© Andreas Doerne

Doerne, Andreas

Musizieren(lernen) und Freiheit

Gedanken zum Wert des Emanzipatorischen in Kunst und Bildung

Rubrik: Aufsatz
erschienen in: üben & musizieren 2/2019 , Seite 06

“Es ist in der Tat ein Wunder, dass die ­modernen Methoden der Ausbildung die heilige Neugier des Forschens noch nicht völlig erstickt haben, denn diese zarte ­kleine Pflanze bedarf – neben dem Ansporn – hauptsächlich der Freiheit; ohne diese geht sie ohne Zweifel zugrunde.” Albert Einstein

Freiheit ist sowohl für die Welt der Kunst als auch für Bildungsprozesse jeglicher Art von elementarer Bedeutung. Ohne Freiheit können sich Menschen nicht in autonomen Bildungsprozessen zu mündigen, selbstverantwortlichen Individuen entwickeln. Ohne Freiheit gäbe es keine Kunst jenseits von Tradi­tion, Überlieferung und kulturellem Erbe, keine künstlerische Innovation, die – zumindest in unserem westlich-abendländischen Kulturbereich – als wichtigster Motor für den nach wie vor wach­senden Reichtum an unterschiedlichsten künstlerischen Ausdrucksformen, Werken und Hervorbringungen ange­sehen werden muss. Insofern bildet Freiheit eine sowohl gedankliche als auch handlungs­bezogene Schnittmenge der beiden Kernbereiche instrumentalen Lernens.
Für mich lautet die zentrale Frage dabei nicht vorrangig, ob es im Musizierunterricht heutiger Tage noch bewusst eingesetzte Elemente von Unfreiheit und Zwang gibt, die es abzuschaffen gilt, sondern ob wir als Lehrende uns in jedem Augenblick mit aller Kraft dafür einsetzen, jene Freiheit, die ich im Folgenden darzulegen versuche, bei unseren Schülerinnen und Schülern und an dem von uns verantworteten Lernort aktiv zu befördern.

Kunst braucht Freiheit

Ein wichtiges Element jeder bedeutenden Kunst ist es, dass sich in ihr die Eigenheit, das Eigene, das Individuelle einer Künstlerin manifestiert. Bedeutende Kunst ist immer unverwechselbar. Und jede bedeutende Künst­lerin entwickelt im Laufe ihres Lebens so etwas wie eine eigene künstlerische Sprache, die ihr Schaffen vom Schaffen einer anderen Künstlerin unterscheidbar und als ihr Schaffen erkennbar macht.

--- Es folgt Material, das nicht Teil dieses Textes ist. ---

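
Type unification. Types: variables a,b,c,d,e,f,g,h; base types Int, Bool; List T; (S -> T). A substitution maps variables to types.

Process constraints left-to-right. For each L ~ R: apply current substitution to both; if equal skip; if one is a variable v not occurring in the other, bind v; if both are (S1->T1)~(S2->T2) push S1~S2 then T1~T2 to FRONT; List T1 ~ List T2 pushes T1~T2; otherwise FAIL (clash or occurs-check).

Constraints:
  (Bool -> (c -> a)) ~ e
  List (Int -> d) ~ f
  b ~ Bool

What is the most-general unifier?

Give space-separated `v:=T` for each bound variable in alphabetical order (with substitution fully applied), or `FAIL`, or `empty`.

Answer: b:=Bool e:=(Bool -> (c -> a)) f:=List (Int -> d)

Derivation:
step 1: unify (Bool -> (c -> a)) ~ e  [subst: {-} | 2 pending]
  bind e := (Bool -> (c -> a))
step 2: unify List (Int -> d) ~ f  [subst: {e:=(Bool -> (c -> a))} | 1 pending]
  bind f := List (Int -> d)
step 3: unify b ~ Bool  [subst: {e:=(Bool -> (c -> a)), f:=List (Int -> d)} | 0 pending]
  bind b := Bool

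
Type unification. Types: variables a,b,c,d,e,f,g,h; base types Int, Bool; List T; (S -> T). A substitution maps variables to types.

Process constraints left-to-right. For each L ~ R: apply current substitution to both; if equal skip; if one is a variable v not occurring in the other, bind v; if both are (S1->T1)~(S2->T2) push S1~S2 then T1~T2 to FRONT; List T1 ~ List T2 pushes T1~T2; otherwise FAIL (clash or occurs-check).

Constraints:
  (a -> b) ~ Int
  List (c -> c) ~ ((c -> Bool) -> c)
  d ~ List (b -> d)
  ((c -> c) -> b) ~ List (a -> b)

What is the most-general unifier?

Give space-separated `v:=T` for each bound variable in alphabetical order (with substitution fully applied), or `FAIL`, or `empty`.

Answer: FAIL

Derivation:
step 1: unify (a -> b) ~ Int  [subst: {-} | 3 pending]
  clash: (a -> b) vs Int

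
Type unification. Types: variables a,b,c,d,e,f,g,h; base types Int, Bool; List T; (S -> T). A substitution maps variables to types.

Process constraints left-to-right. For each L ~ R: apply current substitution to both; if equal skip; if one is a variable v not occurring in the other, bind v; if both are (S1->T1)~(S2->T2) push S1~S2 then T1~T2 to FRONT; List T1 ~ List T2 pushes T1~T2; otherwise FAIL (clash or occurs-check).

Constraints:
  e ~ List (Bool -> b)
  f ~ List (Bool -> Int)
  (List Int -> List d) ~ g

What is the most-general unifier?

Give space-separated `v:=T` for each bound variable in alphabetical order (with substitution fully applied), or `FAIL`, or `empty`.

Answer: e:=List (Bool -> b) f:=List (Bool -> Int) g:=(List Int -> List d)

Derivation:
step 1: unify e ~ List (Bool -> b)  [subst: {-} | 2 pending]
  bind e := List (Bool -> b)
step 2: unify f ~ List (Bool -> Int)  [subst: {e:=List (Bool -> b)} | 1 pending]
  bind f := List (Bool -> Int)
step 3: unify (List Int -> List d) ~ g  [subst: {e:=List (Bool -> b), f:=List (Bool -> Int)} | 0 pending]
  bind g := (List Int -> List d)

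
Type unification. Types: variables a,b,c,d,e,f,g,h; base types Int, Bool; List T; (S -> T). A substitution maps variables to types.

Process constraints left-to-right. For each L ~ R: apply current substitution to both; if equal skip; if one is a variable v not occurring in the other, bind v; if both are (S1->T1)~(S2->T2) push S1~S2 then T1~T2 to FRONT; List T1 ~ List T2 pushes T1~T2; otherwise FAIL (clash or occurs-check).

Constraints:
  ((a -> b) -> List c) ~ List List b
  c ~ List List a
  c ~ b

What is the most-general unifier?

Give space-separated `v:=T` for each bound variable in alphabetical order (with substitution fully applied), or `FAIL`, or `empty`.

Answer: FAIL

Derivation:
step 1: unify ((a -> b) -> List c) ~ List List b  [subst: {-} | 2 pending]
  clash: ((a -> b) -> List c) vs List List b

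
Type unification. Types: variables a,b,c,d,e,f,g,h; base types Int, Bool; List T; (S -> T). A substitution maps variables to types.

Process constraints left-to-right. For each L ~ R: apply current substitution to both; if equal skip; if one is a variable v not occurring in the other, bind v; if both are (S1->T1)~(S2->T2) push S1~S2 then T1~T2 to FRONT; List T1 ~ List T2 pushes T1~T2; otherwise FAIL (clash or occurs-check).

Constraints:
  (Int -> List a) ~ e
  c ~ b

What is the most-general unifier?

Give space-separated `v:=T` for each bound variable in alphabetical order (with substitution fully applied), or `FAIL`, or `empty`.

Answer: c:=b e:=(Int -> List a)

Derivation:
step 1: unify (Int -> List a) ~ e  [subst: {-} | 1 pending]
  bind e := (Int -> List a)
step 2: unify c ~ b  [subst: {e:=(Int -> List a)} | 0 pending]
  bind c := b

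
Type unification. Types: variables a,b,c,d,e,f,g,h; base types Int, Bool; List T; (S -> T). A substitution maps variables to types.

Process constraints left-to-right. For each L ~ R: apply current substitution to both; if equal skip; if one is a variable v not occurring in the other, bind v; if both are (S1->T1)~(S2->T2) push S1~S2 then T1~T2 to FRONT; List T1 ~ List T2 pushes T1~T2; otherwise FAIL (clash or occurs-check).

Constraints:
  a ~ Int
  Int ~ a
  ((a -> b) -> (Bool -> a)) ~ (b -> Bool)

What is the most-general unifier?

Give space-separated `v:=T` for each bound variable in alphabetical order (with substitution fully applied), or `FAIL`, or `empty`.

step 1: unify a ~ Int  [subst: {-} | 2 pending]
  bind a := Int
step 2: unify Int ~ Int  [subst: {a:=Int} | 1 pending]
  -> identical, skip
step 3: unify ((Int -> b) -> (Bool -> Int)) ~ (b -> Bool)  [subst: {a:=Int} | 0 pending]
  -> decompose arrow: push (Int -> b)~b, (Bool -> Int)~Bool
step 4: unify (Int -> b) ~ b  [subst: {a:=Int} | 1 pending]
  occurs-check fail

Answer: FAIL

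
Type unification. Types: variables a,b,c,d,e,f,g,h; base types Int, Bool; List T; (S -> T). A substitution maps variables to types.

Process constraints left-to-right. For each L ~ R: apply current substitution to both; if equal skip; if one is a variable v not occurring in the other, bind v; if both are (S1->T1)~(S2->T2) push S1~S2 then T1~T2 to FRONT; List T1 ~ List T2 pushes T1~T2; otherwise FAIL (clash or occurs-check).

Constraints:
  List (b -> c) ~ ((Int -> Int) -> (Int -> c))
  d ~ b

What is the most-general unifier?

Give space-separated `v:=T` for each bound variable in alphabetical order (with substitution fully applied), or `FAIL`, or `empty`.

step 1: unify List (b -> c) ~ ((Int -> Int) -> (Int -> c))  [subst: {-} | 1 pending]
  clash: List (b -> c) vs ((Int -> Int) -> (Int -> c))

Answer: FAIL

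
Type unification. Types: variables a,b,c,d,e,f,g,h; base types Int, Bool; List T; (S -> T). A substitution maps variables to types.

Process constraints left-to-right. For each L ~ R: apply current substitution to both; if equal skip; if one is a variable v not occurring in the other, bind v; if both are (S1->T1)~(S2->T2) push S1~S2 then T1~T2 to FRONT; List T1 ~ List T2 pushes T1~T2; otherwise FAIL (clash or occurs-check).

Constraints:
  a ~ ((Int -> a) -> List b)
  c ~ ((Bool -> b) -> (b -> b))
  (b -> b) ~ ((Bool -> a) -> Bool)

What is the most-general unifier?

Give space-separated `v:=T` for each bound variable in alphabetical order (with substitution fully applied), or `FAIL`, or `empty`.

Answer: FAIL

Derivation:
step 1: unify a ~ ((Int -> a) -> List b)  [subst: {-} | 2 pending]
  occurs-check fail: a in ((Int -> a) -> List b)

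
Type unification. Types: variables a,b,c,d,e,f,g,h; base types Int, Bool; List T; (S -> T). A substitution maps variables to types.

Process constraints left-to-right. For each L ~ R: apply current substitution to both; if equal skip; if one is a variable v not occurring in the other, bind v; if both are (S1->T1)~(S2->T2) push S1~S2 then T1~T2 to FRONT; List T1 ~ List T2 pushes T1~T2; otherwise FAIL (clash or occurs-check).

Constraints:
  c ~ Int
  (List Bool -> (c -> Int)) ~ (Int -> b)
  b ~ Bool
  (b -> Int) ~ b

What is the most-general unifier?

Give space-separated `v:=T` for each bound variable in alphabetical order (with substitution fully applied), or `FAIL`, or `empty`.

Answer: FAIL

Derivation:
step 1: unify c ~ Int  [subst: {-} | 3 pending]
  bind c := Int
step 2: unify (List Bool -> (Int -> Int)) ~ (Int -> b)  [subst: {c:=Int} | 2 pending]
  -> decompose arrow: push List Bool~Int, (Int -> Int)~b
step 3: unify List Bool ~ Int  [subst: {c:=Int} | 3 pending]
  clash: List Bool vs Int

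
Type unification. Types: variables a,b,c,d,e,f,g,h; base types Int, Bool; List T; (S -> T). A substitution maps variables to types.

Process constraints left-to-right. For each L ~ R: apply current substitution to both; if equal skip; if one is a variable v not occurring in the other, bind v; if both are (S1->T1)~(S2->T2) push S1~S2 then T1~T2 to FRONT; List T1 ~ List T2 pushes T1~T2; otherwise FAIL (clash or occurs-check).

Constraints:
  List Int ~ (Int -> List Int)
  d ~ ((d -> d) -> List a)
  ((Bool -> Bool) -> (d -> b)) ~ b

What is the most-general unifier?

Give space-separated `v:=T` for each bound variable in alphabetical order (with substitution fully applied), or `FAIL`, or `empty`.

Answer: FAIL

Derivation:
step 1: unify List Int ~ (Int -> List Int)  [subst: {-} | 2 pending]
  clash: List Int vs (Int -> List Int)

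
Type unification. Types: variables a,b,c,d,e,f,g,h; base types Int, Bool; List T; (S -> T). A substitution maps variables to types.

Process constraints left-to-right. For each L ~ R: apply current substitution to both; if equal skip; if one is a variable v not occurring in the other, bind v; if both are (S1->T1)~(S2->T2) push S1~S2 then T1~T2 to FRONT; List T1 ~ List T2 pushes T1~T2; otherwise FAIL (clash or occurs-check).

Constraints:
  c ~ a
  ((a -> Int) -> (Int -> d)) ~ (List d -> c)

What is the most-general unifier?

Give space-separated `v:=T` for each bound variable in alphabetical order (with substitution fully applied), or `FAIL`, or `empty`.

step 1: unify c ~ a  [subst: {-} | 1 pending]
  bind c := a
step 2: unify ((a -> Int) -> (Int -> d)) ~ (List d -> a)  [subst: {c:=a} | 0 pending]
  -> decompose arrow: push (a -> Int)~List d, (Int -> d)~a
step 3: unify (a -> Int) ~ List d  [subst: {c:=a} | 1 pending]
  clash: (a -> Int) vs List d

Answer: FAIL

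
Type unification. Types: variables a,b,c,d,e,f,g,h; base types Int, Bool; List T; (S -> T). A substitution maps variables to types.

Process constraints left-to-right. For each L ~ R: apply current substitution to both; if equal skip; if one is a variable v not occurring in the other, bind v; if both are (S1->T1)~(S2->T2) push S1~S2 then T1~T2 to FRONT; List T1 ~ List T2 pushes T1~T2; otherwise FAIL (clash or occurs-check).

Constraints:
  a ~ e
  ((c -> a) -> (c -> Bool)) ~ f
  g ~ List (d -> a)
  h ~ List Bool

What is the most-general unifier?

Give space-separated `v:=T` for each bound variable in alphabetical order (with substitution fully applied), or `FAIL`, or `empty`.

step 1: unify a ~ e  [subst: {-} | 3 pending]
  bind a := e
step 2: unify ((c -> e) -> (c -> Bool)) ~ f  [subst: {a:=e} | 2 pending]
  bind f := ((c -> e) -> (c -> Bool))
step 3: unify g ~ List (d -> e)  [subst: {a:=e, f:=((c -> e) -> (c -> Bool))} | 1 pending]
  bind g := List (d -> e)
step 4: unify h ~ List Bool  [subst: {a:=e, f:=((c -> e) -> (c -> Bool)), g:=List (d -> e)} | 0 pending]
  bind h := List Bool

Answer: a:=e f:=((c -> e) -> (c -> Bool)) g:=List (d -> e) h:=List Bool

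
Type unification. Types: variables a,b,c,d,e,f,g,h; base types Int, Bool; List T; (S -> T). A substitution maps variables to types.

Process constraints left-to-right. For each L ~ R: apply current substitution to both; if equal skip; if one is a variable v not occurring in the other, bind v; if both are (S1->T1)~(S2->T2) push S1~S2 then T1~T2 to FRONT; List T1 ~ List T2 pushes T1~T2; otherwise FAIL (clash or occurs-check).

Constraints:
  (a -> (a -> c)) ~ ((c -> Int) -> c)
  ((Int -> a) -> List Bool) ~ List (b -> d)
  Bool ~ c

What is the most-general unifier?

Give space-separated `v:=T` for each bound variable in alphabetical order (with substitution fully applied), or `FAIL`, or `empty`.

Answer: FAIL

Derivation:
step 1: unify (a -> (a -> c)) ~ ((c -> Int) -> c)  [subst: {-} | 2 pending]
  -> decompose arrow: push a~(c -> Int), (a -> c)~c
step 2: unify a ~ (c -> Int)  [subst: {-} | 3 pending]
  bind a := (c -> Int)
step 3: unify ((c -> Int) -> c) ~ c  [subst: {a:=(c -> Int)} | 2 pending]
  occurs-check fail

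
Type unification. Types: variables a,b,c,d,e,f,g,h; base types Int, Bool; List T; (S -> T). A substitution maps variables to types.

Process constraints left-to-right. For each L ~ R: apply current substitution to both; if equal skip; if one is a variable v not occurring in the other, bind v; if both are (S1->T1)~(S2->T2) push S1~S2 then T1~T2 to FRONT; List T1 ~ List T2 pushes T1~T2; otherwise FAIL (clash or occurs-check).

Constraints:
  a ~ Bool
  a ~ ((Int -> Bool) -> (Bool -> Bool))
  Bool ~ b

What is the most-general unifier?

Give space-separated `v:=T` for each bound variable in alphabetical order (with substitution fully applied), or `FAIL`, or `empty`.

step 1: unify a ~ Bool  [subst: {-} | 2 pending]
  bind a := Bool
step 2: unify Bool ~ ((Int -> Bool) -> (Bool -> Bool))  [subst: {a:=Bool} | 1 pending]
  clash: Bool vs ((Int -> Bool) -> (Bool -> Bool))

Answer: FAIL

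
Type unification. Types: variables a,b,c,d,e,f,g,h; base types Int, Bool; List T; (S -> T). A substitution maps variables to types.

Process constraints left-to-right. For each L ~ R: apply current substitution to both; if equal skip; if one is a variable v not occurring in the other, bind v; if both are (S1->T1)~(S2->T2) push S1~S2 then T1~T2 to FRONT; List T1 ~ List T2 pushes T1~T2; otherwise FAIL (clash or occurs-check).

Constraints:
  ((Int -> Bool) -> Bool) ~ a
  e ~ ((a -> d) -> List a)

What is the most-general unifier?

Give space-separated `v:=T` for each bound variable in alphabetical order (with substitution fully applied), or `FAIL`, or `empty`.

Answer: a:=((Int -> Bool) -> Bool) e:=((((Int -> Bool) -> Bool) -> d) -> List ((Int -> Bool) -> Bool))

Derivation:
step 1: unify ((Int -> Bool) -> Bool) ~ a  [subst: {-} | 1 pending]
  bind a := ((Int -> Bool) -> Bool)
step 2: unify e ~ ((((Int -> Bool) -> Bool) -> d) -> List ((Int -> Bool) -> Bool))  [subst: {a:=((Int -> Bool) -> Bool)} | 0 pending]
  bind e := ((((Int -> Bool) -> Bool) -> d) -> List ((Int -> Bool) -> Bool))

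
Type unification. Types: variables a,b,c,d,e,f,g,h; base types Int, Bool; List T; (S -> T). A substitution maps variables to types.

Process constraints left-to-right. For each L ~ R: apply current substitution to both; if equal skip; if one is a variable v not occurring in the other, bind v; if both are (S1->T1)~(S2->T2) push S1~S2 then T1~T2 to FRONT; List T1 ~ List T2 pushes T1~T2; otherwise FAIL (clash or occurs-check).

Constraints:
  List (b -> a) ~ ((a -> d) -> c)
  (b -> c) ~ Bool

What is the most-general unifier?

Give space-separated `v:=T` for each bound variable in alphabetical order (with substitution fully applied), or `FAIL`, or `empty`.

Answer: FAIL

Derivation:
step 1: unify List (b -> a) ~ ((a -> d) -> c)  [subst: {-} | 1 pending]
  clash: List (b -> a) vs ((a -> d) -> c)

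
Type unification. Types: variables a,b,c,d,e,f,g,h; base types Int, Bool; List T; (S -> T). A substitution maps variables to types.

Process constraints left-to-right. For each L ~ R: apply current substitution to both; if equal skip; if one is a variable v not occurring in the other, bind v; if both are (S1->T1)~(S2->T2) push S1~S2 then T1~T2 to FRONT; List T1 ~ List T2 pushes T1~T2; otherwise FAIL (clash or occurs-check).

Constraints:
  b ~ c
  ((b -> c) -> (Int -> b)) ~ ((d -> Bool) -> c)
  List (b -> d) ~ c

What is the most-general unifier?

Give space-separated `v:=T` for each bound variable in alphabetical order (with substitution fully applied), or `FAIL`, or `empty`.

step 1: unify b ~ c  [subst: {-} | 2 pending]
  bind b := c
step 2: unify ((c -> c) -> (Int -> c)) ~ ((d -> Bool) -> c)  [subst: {b:=c} | 1 pending]
  -> decompose arrow: push (c -> c)~(d -> Bool), (Int -> c)~c
step 3: unify (c -> c) ~ (d -> Bool)  [subst: {b:=c} | 2 pending]
  -> decompose arrow: push c~d, c~Bool
step 4: unify c ~ d  [subst: {b:=c} | 3 pending]
  bind c := d
step 5: unify d ~ Bool  [subst: {b:=c, c:=d} | 2 pending]
  bind d := Bool
step 6: unify (Int -> Bool) ~ Bool  [subst: {b:=c, c:=d, d:=Bool} | 1 pending]
  clash: (Int -> Bool) vs Bool

Answer: FAIL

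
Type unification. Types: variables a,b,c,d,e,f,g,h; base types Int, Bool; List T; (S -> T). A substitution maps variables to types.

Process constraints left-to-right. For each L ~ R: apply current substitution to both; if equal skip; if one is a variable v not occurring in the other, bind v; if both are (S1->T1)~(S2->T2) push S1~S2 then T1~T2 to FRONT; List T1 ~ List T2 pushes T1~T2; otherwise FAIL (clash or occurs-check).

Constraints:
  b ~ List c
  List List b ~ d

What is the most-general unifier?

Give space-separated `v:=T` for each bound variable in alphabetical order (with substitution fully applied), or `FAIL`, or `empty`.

Answer: b:=List c d:=List List List c

Derivation:
step 1: unify b ~ List c  [subst: {-} | 1 pending]
  bind b := List c
step 2: unify List List List c ~ d  [subst: {b:=List c} | 0 pending]
  bind d := List List List c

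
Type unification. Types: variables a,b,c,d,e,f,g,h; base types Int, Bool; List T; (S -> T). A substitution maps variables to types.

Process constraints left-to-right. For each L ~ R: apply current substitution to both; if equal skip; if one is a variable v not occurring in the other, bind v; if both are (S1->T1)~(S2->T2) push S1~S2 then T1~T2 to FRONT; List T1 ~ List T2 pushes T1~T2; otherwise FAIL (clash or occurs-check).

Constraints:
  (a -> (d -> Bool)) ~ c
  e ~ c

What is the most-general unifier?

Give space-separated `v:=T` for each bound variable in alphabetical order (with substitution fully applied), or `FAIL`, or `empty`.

step 1: unify (a -> (d -> Bool)) ~ c  [subst: {-} | 1 pending]
  bind c := (a -> (d -> Bool))
step 2: unify e ~ (a -> (d -> Bool))  [subst: {c:=(a -> (d -> Bool))} | 0 pending]
  bind e := (a -> (d -> Bool))

Answer: c:=(a -> (d -> Bool)) e:=(a -> (d -> Bool))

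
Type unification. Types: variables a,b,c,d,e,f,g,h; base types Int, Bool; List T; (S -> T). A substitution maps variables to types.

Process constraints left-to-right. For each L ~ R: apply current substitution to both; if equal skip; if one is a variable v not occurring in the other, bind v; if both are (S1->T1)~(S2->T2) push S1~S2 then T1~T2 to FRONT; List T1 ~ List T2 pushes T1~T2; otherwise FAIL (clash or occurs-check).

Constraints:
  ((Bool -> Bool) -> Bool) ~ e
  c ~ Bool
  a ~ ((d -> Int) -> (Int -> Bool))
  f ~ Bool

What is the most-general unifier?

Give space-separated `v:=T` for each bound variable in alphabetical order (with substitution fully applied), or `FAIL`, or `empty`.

Answer: a:=((d -> Int) -> (Int -> Bool)) c:=Bool e:=((Bool -> Bool) -> Bool) f:=Bool

Derivation:
step 1: unify ((Bool -> Bool) -> Bool) ~ e  [subst: {-} | 3 pending]
  bind e := ((Bool -> Bool) -> Bool)
step 2: unify c ~ Bool  [subst: {e:=((Bool -> Bool) -> Bool)} | 2 pending]
  bind c := Bool
step 3: unify a ~ ((d -> Int) -> (Int -> Bool))  [subst: {e:=((Bool -> Bool) -> Bool), c:=Bool} | 1 pending]
  bind a := ((d -> Int) -> (Int -> Bool))
step 4: unify f ~ Bool  [subst: {e:=((Bool -> Bool) -> Bool), c:=Bool, a:=((d -> Int) -> (Int -> Bool))} | 0 pending]
  bind f := Bool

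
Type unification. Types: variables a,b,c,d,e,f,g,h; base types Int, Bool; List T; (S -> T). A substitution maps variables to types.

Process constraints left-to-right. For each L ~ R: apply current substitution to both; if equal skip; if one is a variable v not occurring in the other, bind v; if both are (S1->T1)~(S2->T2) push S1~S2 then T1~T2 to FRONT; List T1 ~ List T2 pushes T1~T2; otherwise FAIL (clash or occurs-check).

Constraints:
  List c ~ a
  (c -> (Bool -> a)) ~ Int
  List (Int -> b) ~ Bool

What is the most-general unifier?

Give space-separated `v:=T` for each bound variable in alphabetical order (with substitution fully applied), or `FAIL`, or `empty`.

step 1: unify List c ~ a  [subst: {-} | 2 pending]
  bind a := List c
step 2: unify (c -> (Bool -> List c)) ~ Int  [subst: {a:=List c} | 1 pending]
  clash: (c -> (Bool -> List c)) vs Int

Answer: FAIL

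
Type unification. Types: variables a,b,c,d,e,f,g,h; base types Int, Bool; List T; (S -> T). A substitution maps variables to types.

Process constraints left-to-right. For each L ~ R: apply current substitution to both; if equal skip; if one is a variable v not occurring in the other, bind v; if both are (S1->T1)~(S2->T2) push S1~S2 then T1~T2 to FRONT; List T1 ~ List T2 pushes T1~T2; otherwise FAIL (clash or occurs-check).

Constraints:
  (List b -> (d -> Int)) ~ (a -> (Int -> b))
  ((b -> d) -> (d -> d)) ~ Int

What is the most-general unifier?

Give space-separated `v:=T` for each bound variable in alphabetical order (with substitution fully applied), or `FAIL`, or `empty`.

step 1: unify (List b -> (d -> Int)) ~ (a -> (Int -> b))  [subst: {-} | 1 pending]
  -> decompose arrow: push List b~a, (d -> Int)~(Int -> b)
step 2: unify List b ~ a  [subst: {-} | 2 pending]
  bind a := List b
step 3: unify (d -> Int) ~ (Int -> b)  [subst: {a:=List b} | 1 pending]
  -> decompose arrow: push d~Int, Int~b
step 4: unify d ~ Int  [subst: {a:=List b} | 2 pending]
  bind d := Int
step 5: unify Int ~ b  [subst: {a:=List b, d:=Int} | 1 pending]
  bind b := Int
step 6: unify ((Int -> Int) -> (Int -> Int)) ~ Int  [subst: {a:=List b, d:=Int, b:=Int} | 0 pending]
  clash: ((Int -> Int) -> (Int -> Int)) vs Int

Answer: FAIL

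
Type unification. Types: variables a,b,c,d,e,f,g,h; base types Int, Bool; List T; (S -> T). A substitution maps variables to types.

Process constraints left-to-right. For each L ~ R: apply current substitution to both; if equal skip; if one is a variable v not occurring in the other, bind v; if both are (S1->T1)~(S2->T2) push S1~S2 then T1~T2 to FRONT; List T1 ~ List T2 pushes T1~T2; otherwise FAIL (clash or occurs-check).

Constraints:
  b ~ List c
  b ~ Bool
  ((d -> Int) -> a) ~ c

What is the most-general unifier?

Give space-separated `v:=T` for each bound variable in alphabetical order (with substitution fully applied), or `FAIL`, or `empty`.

step 1: unify b ~ List c  [subst: {-} | 2 pending]
  bind b := List c
step 2: unify List c ~ Bool  [subst: {b:=List c} | 1 pending]
  clash: List c vs Bool

Answer: FAIL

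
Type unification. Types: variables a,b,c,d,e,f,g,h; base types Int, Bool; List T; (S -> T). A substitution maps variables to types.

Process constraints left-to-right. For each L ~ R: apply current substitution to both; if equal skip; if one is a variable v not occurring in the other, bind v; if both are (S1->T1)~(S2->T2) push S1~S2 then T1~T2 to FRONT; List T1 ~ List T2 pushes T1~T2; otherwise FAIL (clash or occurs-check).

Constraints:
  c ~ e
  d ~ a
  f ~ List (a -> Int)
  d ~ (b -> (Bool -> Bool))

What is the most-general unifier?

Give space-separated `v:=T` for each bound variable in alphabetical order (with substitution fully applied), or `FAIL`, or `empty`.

step 1: unify c ~ e  [subst: {-} | 3 pending]
  bind c := e
step 2: unify d ~ a  [subst: {c:=e} | 2 pending]
  bind d := a
step 3: unify f ~ List (a -> Int)  [subst: {c:=e, d:=a} | 1 pending]
  bind f := List (a -> Int)
step 4: unify a ~ (b -> (Bool -> Bool))  [subst: {c:=e, d:=a, f:=List (a -> Int)} | 0 pending]
  bind a := (b -> (Bool -> Bool))

Answer: a:=(b -> (Bool -> Bool)) c:=e d:=(b -> (Bool -> Bool)) f:=List ((b -> (Bool -> Bool)) -> Int)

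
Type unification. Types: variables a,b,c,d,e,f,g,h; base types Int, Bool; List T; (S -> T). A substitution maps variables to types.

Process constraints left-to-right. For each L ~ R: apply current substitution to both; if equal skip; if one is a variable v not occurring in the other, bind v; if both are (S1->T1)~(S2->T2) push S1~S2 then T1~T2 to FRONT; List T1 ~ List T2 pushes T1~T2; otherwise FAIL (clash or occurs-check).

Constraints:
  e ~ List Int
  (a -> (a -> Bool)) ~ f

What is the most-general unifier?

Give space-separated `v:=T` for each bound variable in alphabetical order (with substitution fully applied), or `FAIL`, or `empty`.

step 1: unify e ~ List Int  [subst: {-} | 1 pending]
  bind e := List Int
step 2: unify (a -> (a -> Bool)) ~ f  [subst: {e:=List Int} | 0 pending]
  bind f := (a -> (a -> Bool))

Answer: e:=List Int f:=(a -> (a -> Bool))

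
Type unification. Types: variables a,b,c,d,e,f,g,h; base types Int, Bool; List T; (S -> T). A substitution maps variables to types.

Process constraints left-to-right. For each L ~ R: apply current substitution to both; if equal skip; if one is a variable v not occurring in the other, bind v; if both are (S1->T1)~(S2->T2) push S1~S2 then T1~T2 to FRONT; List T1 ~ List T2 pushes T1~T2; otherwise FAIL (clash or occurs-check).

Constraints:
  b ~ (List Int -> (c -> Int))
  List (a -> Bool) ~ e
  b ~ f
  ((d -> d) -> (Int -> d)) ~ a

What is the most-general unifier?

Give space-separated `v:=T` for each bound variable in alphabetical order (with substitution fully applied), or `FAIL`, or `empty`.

step 1: unify b ~ (List Int -> (c -> Int))  [subst: {-} | 3 pending]
  bind b := (List Int -> (c -> Int))
step 2: unify List (a -> Bool) ~ e  [subst: {b:=(List Int -> (c -> Int))} | 2 pending]
  bind e := List (a -> Bool)
step 3: unify (List Int -> (c -> Int)) ~ f  [subst: {b:=(List Int -> (c -> Int)), e:=List (a -> Bool)} | 1 pending]
  bind f := (List Int -> (c -> Int))
step 4: unify ((d -> d) -> (Int -> d)) ~ a  [subst: {b:=(List Int -> (c -> Int)), e:=List (a -> Bool), f:=(List Int -> (c -> Int))} | 0 pending]
  bind a := ((d -> d) -> (Int -> d))

Answer: a:=((d -> d) -> (Int -> d)) b:=(List Int -> (c -> Int)) e:=List (((d -> d) -> (Int -> d)) -> Bool) f:=(List Int -> (c -> Int))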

Hat man als Rezipient den Individualstil einer Künstlerin erst einmal wahrnehmend begriffen, kann man unbekannte Werke von ihr auf den ersten Blick als von ihr stammend erkennen.
Bei Musik reichen manchmal wenige Sekunden des Hörens aus, um entweder ein Stück als jenes Stück XY zu erkennen oder – falls unbekannt – die Urheberin mit ihrer unverwechselbaren kompositorischen Handschrift zu identifizieren. Ähnliches gilt auch für einflussreiche Interpreten. Meist haben sie deshalb Bedeutung in der Musikwelt erlangt, weil sie ihre ureigene Spielweise, ihren eigenen Sound entwickelt haben und jedes gespielte Stück mit einer hörbar individuellen Sichtweise jenseits von Klang-Klischees oder virtuos kaschierter Ideenlosigkeit versehen. So werden sie dem Anspruch eines qualitativen Mehrwerts von Interpretation im Unterschied zu bloßer Reproduktion gerecht – so kunsthandwerklich ansprechend Letztere auch sein mag.
Damit dieses Eigene entstehen kann, bedarf es als zent­raler Voraussetzung der Freiheit. Denn so, wie ein Zuviel an Führung meist in Abhängigkeit, Konformität und bloßem Kopieren mündet, kann echte Individualität nur auf dem Boden radikaler Freiheit erwachsen. Einer äußeren Freiheit, die nicht aus pädagogischen Erwägungen heraus begrenzt oder auf­grund allgemeinen Misstrauens eingeschränkt, sondern die bedingungslos und un­ge­teilt ist. Und einer inneren Freiheit, die ein Mensch braucht, um zu sich selbst zu finden, dazu, was ihn jenseits von vorgefertigten ­sozialen Rollen, kollektiv genormten Denkschablonen, gesellschaftlichen Moralvorstellungen und psychologischen Zwängen des Über-Ich als Individuum ausmacht. Denn wenn etwas an Kunst ansprechend ist, dann doch die Tatsache, dass Künstler und ihre Werke einmalig, unverwechselbar und durch nichts anderes zu ersetzen sind.
Bedeutende künstlerische Praxis hat etwas zu „sagen“, ermöglicht neue ästhetische Erfahrungen, rüttelt auf, macht uns aufmerksam und empfänglich, versetzt uns in ungewohnte Bewusstseinszustände, verändert unsere Beziehung zur Welt und unsere Sicht auf die Dinge.1 Künstlerisch etwas zu „sagen“ zu haben, setzt voraus, dass man sich eigene, tiefgehende Gedanken zu unterschiedlichen Kunstströmungen, zum gegenwärtigen Zustand der Welt und zu sich selbst macht und eigenständig nach persönlichen künstlerischen Ausdrucksweisen sucht. Dass das Eigene zum Großteil aus einer Auseinandersetzung mit dem Eigenen anderer Menschen resultiert, es somit immer auch eine Melange aus fremden Einflüssen, Adaptiertem, Übernommenem, Umgedeutetem und Neu-Kombiniertem darstellt, ist dabei kein Widerspruch. Im Gegenteil: Die Entwicklung des Eigenen braucht das fremde Eigene.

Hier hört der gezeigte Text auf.